What’s hard to work through, from my perspective today, is the laborious overtures on long-dead technologies. Microsoft’s Bob is discussed at length over several chapters, though mostly in the context in how its metaphors ultimately fail. Johnson devotes nearly an entire chapter to frames in web-pages. In some ways it’s nice to think we’ve moved so far away from these technologies that to see them discussed in such a serious context is nearly laughable. This of course also begs the question of what will seem old-hat and silly a decade from today?
Johnson writes about The Palace as an example of the coming possibilities (remember ’97) of a graphical chat-like forum. It was fun in this instance to reminisce. I remember bouncing around in The Palace and thinking what a wonderfully, grand experience it was back then when I would have been in High School. What’s sad reading about it now is, of course, how close Johnson was to seeing such a drastic reorganizing of graphical, social networks. I would have loved to read his take on exploring World of Warcraft and Second Life as social-information spaces. Even the explosion of Facebook in recent years seems like a great example of rearranging information space within a social, graphical environment.
In short, while I really enjoy Johnson’s work and his excellent channeling of Mcluhan to critique a medium– even going so far as to adamantly suggest interface should be understood as an artistic medium– it’s timeliness falls short. Such is the problem with writing about technology and culture. A critique written two minutes ago is immediately out of date. Here’s to reading this blog post ten years from now and reminiscing and laughing about how out of date it is. So it goes.
Are you suggesting that it is no longer worth reading? Or perhaps only worth reading for those who are blogging and social-networking-site enthusiasts (e.g. McLuhanites, haha)?

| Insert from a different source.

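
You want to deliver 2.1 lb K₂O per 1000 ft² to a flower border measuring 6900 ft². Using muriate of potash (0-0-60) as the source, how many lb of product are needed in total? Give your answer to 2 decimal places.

Product per 1000 ft² = 2.1 / 60% = 3.5 lb.
Total product = 3.5 × 6900 / 1000 = 24.15 lb.

24.15 lb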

It is definitely still and interesting read. It’s primarily an argument about how the graphical user interface paradigm has shifted the way we think about information. I find the insistence on considering interface as an artistic medium quite fascinating. My hesitancy about the material is not that it’s no longer valid or interesting but that I wish it were extended to encompass web 2.0. Many of the examples cited in the book have much, much better examples now, but it doesn’t mean that the ideas are less valid.
BTW there is pretty much no mention of blogging. So feel free to read!